Окончательно разозлившись, мой зам, слава Богу, не заметивший меня, бросил свой мобильный об узорчатую красивую напольную плитку кафе, для верности стукнув по нему несколько раз ногой, и выбежал из кафе, чуть не сбив с ног Надежду с обедом, направлявшуюся ко мне. Я некстати вспомнил, как при нашей последней встрече с Вероникой в «Пегасе» стукнул со злости кулаком по столу, и слетевшая кружка с почти допитым латте разбилась также о плитку, как и телефон Олега.

«Интересное кино получается, Олег Вишний. С кем это ты ведёшь такие душещипательные беседы? Из какой игры вышел, моя любимая Вишенка? Досадно, что ответы твоего собеседника я не слышал. Но что-то мне отдалённо показалось, будто речь идёт об игре против меня. Может, и плохо, что ты меня не заметил, увидел бы, что я всё слышу, и оказался застигнут врасплох, и пришлось бы тебе тогда мне исповедаться, всё выложить, как на духу. Или хорошо, что я ничего не узнаю. Не сошёлся же на мне свет клином. Должны же быть у тебя свои личные дела, кроме меня и «Строй-Инвеста». Нет, личные дела на то и личные. Но… Что-то здесь не так. Твоя попытка хорохориться и выглядеть бесстрашным явно не увенчалась успехом — кого же ты так боишься, Вишний? Эх, выбить бы из тебя чистуху. Ларри прав: я пересмотрел детективные сериалы. Сериалы… В сериалах всё просто, как дважды два, и улики тебе, какие хочешь, и мотив кристально чист и ясен, как утренняя роса, и преступники косяками сами ловятся, как караси на спиннинг, только и успевай улов собирать. Или на что там обычно ловят большую и вкусную рыбку? Я никогда рыбалку не жаловал, мне больше нравилось всегда удить людьми, что называется. Удить и манипулировать… Вот и Никулю я поймал в свои сети Карабаса-Барабаса и дёргал потом свою милую куколку-жену за всевозможные ниточки, лишь бы она не нарушила условия брачного договора. Проклятый брачный договор! Всё из-за него! Кто молодец?! Я — молодец! Как и положено — начал мысли за здравие, а додумался до упокоя.»

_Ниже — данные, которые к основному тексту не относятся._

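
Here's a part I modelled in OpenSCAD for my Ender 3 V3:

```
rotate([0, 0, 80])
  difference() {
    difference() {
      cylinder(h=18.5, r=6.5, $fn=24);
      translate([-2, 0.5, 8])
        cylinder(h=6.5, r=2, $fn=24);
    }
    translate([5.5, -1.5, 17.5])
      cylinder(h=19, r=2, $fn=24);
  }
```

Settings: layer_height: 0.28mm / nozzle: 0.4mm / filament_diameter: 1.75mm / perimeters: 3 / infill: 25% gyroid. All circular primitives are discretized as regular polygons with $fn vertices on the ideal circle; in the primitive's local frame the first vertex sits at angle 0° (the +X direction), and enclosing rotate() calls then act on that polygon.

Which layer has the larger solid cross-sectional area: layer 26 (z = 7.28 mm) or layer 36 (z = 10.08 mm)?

Layer 26 (z = 7.28): the r=6.5 cylinder gives a regular 24-gon of circumradius 6.5 (constant along its height) (area = (24/2)·6.500²·sin(360°/24) = 131.22 mm²); the cylinder at (-2, 0.5) is not intersected at this z (z outside [8, 14.5]); Taking the first minus the rest: none of the subtracted shapes is present at this height, so the r=6.5 cylinder is unchanged — area = 131.22 mm²; the cylinder at (5.5, -1.5) is not intersected at this z (z outside [17.5, 36.5]); Subtracting the remaining from the first: none of the subtracted shapes is present at this height, so the result so far is unchanged — area = 131.22 mm²; (rotated 80° about Z; rotation is an isometry so areas/perimeters/island counts are preserved). So its area = 131.22 mm². Layer 36 (z = 10.08): the r=6.5 cylinder gives a regular 24-gon of circumradius 6.5 (constant along its height) (area = (24/2)·6.500²·sin(360°/24) = 131.22 mm²); the r=2 cylinder at (-2, 0.5) contributes a regular 24-gon of circumradius 2 (area = (24/2)·2.000²·sin(360°/24) = 12.42 mm²); Taking the first minus the rest: starting from the r=6.5 cylinder (131.22 mm²), the r=2 cylinder at (-2, 0.5) lies wholly inside it (removes its full 12.42 mm² and its 12.53 mm outline becomes a hole wall) — area = 118.80 mm²; the cylinder at (5.5, -1.5) does not reach this height (z outside [17.5, 36.5]); Subtracting the remaining from the first: none of the subtracted shapes is present at this height, so the result so far is unchanged — area = 118.80 mm²; (rotated 80° about Z; rotation is an isometry so areas/perimeters/island counts are preserved). So its area = 118.80 mm². Layer 26 is larger (131.22 vs 118.80 mm²).

layer 26 (z = 7.28 mm)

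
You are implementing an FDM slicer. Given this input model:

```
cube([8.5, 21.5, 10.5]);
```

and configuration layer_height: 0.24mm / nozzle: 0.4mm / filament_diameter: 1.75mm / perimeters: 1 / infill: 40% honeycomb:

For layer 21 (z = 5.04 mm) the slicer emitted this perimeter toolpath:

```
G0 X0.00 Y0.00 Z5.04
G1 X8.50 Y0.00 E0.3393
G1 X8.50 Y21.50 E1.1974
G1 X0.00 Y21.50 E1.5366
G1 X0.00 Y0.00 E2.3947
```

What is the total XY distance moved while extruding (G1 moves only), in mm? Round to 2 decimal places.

60.00 mm

Sum the Euclidean lengths of each G1 segment: total = 60.00 mm.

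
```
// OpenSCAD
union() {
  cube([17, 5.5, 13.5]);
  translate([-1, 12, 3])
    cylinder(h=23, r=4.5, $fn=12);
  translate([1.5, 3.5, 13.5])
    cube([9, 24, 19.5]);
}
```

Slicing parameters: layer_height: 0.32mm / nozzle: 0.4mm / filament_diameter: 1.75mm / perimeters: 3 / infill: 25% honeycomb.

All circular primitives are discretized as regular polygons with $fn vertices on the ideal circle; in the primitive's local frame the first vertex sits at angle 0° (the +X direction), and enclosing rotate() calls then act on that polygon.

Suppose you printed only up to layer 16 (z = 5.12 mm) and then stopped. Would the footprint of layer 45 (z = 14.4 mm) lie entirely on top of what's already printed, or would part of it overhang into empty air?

Compare the two slices. At z = 5.12: the cube (footprint 17×5.5) is included at this height (area 93.50 mm²); the r=4.5 cylinder at (-1, 12) contributes a regular 12-gon of circumradius 4.5 (area = (12/2)·4.500²·sin(360°/12) = 60.75 mm²); the cube at (1.5, 3.5) is not intersected at this z (z outside [13.5, 33]); Combining (union): the 2 present regions are separate (no shared area or edge), so areas and boundary lengths simply add and each stays a separate island — area = 154.25 mm². At z = 14.4: the cube is absent (z outside [0, 13.5]); the r=4.5 cylinder at (-1, 12) gives a regular 12-gon of circumradius 4.5 (constant along its height) (area = (12/2)·4.500²·sin(360°/12) = 60.75 mm²); the 9×24 cube at (1.5, 3.5) contributes its full rectangle (area 216.00 mm²); Merging all regions: the regions partially overlap — summed areas 276.75 mm² minus the doubly-counted overlap 9.60 mm² gives 267.15 mm² — area = 267.15 mm². Checking containment: at z = 14.4 the cross-section extends beyond the z = 5.12 cross-section by about 188.40 mm².

part overhangs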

Я так глубоко задумался, что не сразу заметил Надежду, дошедшую таки до меня с обедом, чудесным образом сохранившую равновесие от столкновения с Олежкой, видимо, ловкость и ежедневные тренировки учат официантов виртуозности передвижения при любых обстоятельствах. Когда я смолотил уже половину принесённых мне яств, подошёл сам Пшеничный и предложил мне на десерт моих любимых пирожных с бананом и маскарпоне, отчего я чуть не подавился. Но Михаил то не знал о происшествии вчерашнего дня.

— Мишель, я всегда буду с уважением относиться к твоему кулинарному таланту. Но со вчерашнего дня даже слышать не хочу про эти…пирожные.

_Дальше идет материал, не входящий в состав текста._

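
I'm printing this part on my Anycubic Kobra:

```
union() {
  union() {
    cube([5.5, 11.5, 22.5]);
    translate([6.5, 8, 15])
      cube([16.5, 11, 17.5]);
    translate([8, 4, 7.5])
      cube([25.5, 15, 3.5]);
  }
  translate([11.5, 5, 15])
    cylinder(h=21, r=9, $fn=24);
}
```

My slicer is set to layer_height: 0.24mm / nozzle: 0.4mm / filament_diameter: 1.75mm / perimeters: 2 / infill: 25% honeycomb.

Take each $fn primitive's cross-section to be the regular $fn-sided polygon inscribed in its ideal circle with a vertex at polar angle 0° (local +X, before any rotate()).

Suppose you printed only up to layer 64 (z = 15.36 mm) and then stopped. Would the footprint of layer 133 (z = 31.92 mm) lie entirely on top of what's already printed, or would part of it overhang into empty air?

Compare the two slices. At z = 15.36: the cube (footprint 5.5×11.5) is included at this height (area 63.25 mm²); the 16.5×11 cube at (6.5, 8) contributes its full rectangle (area 181.50 mm²); the cube at (8, 4) does not reach this height (z outside [7.5, 11]); Combining (union): the 2 present regions are separate (no shared area or edge), so areas and boundary lengths simply add and each stays a separate island — area = 244.75 mm²; the r=9 cylinder at (11.5, 5) gives a regular 24-gon of circumradius 9 (constant along its height) (area = (24/2)·9.000²·sin(360°/24) = 251.57 mm²); Combining (union): the regions partially overlap — summed areas 496.32 mm² minus the doubly-counted overlap 89.70 mm² gives 406.62 mm² — area = 406.62 mm². At z = 31.92: the cube is not intersected at this z (z outside [0, 22.5]); the cube at (6.5, 8) is present — its section is the full 16.5×11 rectangle (area 181.50 mm²); the cube at (8, 4) does not reach this height (z outside [7.5, 11]); Combining (union): only the 16.5×11 cube at (6.5, 8) is present, so the union is just that shape — area = 181.50 mm²; the cylinder at (11.5, 5): section is a regular 24-gon, circumradius r=9 (area = (24/2)·9.000²·sin(360°/24) = 251.57 mm²); Combining (union): the regions partially overlap — summed areas 433.07 mm² minus the doubly-counted overlap 63.85 mm² gives 369.22 mm² — area = 369.22 mm². Checking containment: the cross-section at z = 31.92 is a subset of the cross-section at z = 15.36.

entirely on top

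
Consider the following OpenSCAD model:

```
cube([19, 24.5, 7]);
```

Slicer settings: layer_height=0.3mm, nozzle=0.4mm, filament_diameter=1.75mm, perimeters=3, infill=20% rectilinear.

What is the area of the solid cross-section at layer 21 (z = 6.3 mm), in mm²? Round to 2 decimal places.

465.50 mm²

At z = 6.3 mm: the cube (footprint 19×24.5) is included at this height (area 465.50 mm²). Overall, the cross-section is a single solid region. Net area = 465.50 mm².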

— Чем же мои пирожные заслужили твою немилость? Ты ведь их всегда любил.

— Эммм… Как сказать…

— Говори прямо, чего уж там. Я за правду, пусть и самую горькую. С пирожными что-то было не так? Я же несу за свои приготовления ответственность.

— Ладушки, тебе можно доверять. Понимаешь, пирожных оказалось очевидно много для меня одного, и я по доброте своей душевной угостил ими подчинённых. Моя секретарша Настенька, отведав их, чуть не отправилась на тот свет. Она сильно отравилась, нам повезло ещё, что скорая вовремя приехала. Вот она какая горькая правда.

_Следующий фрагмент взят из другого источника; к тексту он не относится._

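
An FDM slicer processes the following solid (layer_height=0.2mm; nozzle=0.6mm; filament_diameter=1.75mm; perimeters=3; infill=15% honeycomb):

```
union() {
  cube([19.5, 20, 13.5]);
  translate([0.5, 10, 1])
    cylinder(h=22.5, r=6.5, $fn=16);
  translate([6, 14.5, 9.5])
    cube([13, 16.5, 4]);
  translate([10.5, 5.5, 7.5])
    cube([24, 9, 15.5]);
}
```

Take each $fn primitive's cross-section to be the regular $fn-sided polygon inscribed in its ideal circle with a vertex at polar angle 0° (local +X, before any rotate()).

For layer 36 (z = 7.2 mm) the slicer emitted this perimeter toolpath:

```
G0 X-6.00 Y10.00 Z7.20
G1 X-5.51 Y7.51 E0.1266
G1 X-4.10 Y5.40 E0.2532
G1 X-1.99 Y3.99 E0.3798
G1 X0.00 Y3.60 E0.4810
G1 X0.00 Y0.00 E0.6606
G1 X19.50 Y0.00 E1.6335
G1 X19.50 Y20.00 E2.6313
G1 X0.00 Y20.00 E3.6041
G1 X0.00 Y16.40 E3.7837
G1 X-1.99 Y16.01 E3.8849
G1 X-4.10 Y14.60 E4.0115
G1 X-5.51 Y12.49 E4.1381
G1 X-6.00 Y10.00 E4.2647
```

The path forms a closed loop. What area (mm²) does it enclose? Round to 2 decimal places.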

Лицо Михаила резко побелело, как накрахмаленная белоснежная скатерть, а потом покрылось жуткими красными пятнами. Он нервно сглотнул, закашлялся, отпил воды из моего стакана, посмотрел испуганно на меня. Я видел, как старательно думает Пшеничный, что-то прикидывает для себя, осмысливает услышанное и не верит…отказывается верить в правдоподобность моих слов.